The most interesting equity market story continues to be that of the greatest consumer electronics company of all-time that has expanded into services and will certainly be a major player in whatever comes of the Metaverse, or as Nvidia's (NVDA) Jensen Huang puts it... the "Omniverse." I speak of Apple (AAPL) . The stock closed up 10.9% last week at $179.45, and at a market cap of $2.944T. Apple became the first public company in world history to hit a $1T market cap in 2018, and then hit $2T in 2020. The pace of cap growth is accelerating, despite the feeling at times that the stock moves sideways. Here we are, in mid-December 2021, and there stands a good chance that Apple hits $3T this week. (The share price needs to hit $182 and change),and the competition for the title of "largest publicly traded U.S. company" has thinned a bit. Only Microsoft (MSFT) is even kind of in the ballpark at this point at $2.57T. Alphabet (GOOGL) is very close to crossing the $2T threshold, which incredibly leaves that firm's cap size almost a full $1T smaller than Apple's. Basically, add the above mentioned Nvidia to Alphabet and they are still smaller than Apple.
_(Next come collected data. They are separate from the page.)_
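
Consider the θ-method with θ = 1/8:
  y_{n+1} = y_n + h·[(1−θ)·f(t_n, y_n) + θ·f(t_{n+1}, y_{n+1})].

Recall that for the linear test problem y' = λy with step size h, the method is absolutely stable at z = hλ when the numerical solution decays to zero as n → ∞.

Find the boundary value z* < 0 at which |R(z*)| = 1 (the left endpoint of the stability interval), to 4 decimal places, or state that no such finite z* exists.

z* = -2.6667.

Test eqn y'=λy, z=hλ:
  y_{n+1} = y_n + z·[7/8·y_n + 1/8·y_{n+1}] ⇒ (1 − 1/8z)y_{n+1} = (1 + 7/8z)y_n
  so R(z) = (1 + 7/8z)/(1 − 1/8z).

Find x<0 with |R(x)|<1.
x=-1.62: |R|=0.3472
R=−1: 1+7/8x = −1+1/8x ⇒ -3/4x=2 ⇒ x=2/(-3/4)=-2.6667
Confirm numerically:
  x=-2.113: |R|=0.67151 <1
  x=-1.689: |R|=0.39457 <1
  x=-1.192: |R|=0.03742 <1
  x=-3.145: |R|=1.25751 >1
  x=-3.047: |R|=1.20657 >1
Stable set (-2.6667, 0).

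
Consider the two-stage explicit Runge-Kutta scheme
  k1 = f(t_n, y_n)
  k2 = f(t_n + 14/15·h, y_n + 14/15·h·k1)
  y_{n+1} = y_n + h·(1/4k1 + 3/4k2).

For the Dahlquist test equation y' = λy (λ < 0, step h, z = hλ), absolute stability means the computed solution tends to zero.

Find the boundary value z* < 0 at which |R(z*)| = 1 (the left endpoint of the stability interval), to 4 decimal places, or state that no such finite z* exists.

z* = -1.4286.

With y'=λy (z=hλ):
  k1=λy_n ⇒ h·k1=z·y_n;  k2=λ(1+14/15z)y_n ⇒ h·k2=z(1+14/15z)y_n
  y_{n+1}/y_n = 1 + 1/4z + 3/4z(1+14/15z) = 1 + z + 7/10z²
  Hence R(z) = 1 + z + 7/10z².

Find x<0 with |R(x)|<1.
x=-0.98: |R|=0.6923
R=1: x+7/10x²=0 ⇒ x=−10/7=-1.4286; min R=1−1/(4·7/10)=0.6429>−1
Confirm numerically:
  x=-1.137: |R|=0.76794 <1
  x=-1.104: |R|=0.74917 <1
  x=-0.797: |R|=0.64765 <1
  x=-0.644: |R|=0.64632 <1
  x=-1.656: |R|=1.26364 >1
  x=-1.549: |R|=1.13058 >1
Stable set (-1.4286, 0).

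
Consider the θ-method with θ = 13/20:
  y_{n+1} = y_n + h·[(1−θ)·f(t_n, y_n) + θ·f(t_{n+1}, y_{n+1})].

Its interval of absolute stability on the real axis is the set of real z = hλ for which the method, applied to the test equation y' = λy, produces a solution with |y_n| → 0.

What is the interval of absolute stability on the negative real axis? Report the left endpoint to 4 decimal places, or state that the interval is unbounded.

(−∞, 0) — no finite endpoint.

With y'=λy (z=hλ):
  y_{n+1} = y_n + z·[7/20·y_n + 13/20·y_{n+1}] ⇒ (1 − 13/20z)y_{n+1} = (1 + 7/20z)y_n
  Hence R(z) = (1 + 7/20z)/(1 − 13/20z).

Find x<0 with |R(x)|<1.
x=-1.26: |R|=0.3073
x=-2: |R|=0.1304
x=-10: |R|=0.3333
x=-100: |R|=0.5152
θ=13/20≥1/2 ⇒ |1+7/20x|<|1−13/20x| ∀x<0 ⇒ interval (−∞,0).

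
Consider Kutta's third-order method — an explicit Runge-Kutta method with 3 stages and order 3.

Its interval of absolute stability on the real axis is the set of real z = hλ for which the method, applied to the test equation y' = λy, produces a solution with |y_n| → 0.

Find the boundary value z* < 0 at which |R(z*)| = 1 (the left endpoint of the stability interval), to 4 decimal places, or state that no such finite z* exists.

left endpoint -2.5127.

With y'=λy (z=hλ):
  order 3, 3-stage ⇒ R(z)=1+z+z^2/2+z^3/6
  (e.g. R(-1.35)=0.15119, |R|=0.15119)

Need |R(x)|<1, x<0.
x=-1.35: |R|=0.1512
|R(-2.64)|=1.2218 |R(-1.97)|=0.3038 |R(-1.28)|=0.1897
Bisect:
  x_lo=-3.0534 |R|=2.1365  x_hi=-0.3444 |R|=0.7081
  mid=-1.69894 |R|=0.07305 →hi
  mid=-2.37619 |R|=0.78916 →hi
  mid=-2.71481 |R|=1.36450 →lo
  mid=-2.54550 |R|=1.05468 →lo
  mid=-2.46085 |R|=0.91668 →hi
  mid=-2.50317 |R|=0.98433 →hi
  mid=-2.52434 |R|=1.01916 →lo
  ...
  [-2.51276,-2.51260] ⇒ x*=-2.5127
Stable set (-2.5127, 0).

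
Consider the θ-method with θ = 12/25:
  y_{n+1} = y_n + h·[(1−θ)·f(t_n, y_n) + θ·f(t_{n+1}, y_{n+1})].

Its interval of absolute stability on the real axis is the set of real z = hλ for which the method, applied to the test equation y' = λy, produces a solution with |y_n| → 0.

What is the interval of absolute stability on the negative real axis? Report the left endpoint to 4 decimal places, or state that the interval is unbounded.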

The Apple story might be the most interesting, but perhaps the most "fun" story last week belonged to Taco Bell parent Yum! Brands (YUM) and Beyond Meat (BYND) . Taco Bell apparently told the purveyor of faux meats that the version of their product that had been presented did not meet the fast-food chain's rigorous standards. The two companies are still trying to find some kind of a fit, and two Beyond Meat employees that had worked on the project are no longer with the firm, but for me, that story ran with a high "wow" factor.
One Last Thought
Yes, volatility beckons. I hear it too. There may be a revaluation of equities across the board in 2022. Then again, as long as real rates remain negative and wage growth prints at substantial deficit to rising inflation, are not equities the most attractive place to be. It's when inflation falls below wage growth, and real rates approach "break-even" that the game becomes more challenging. That day may be out there, stalking. In fact, it might even be close, but that day is not today, my young friends.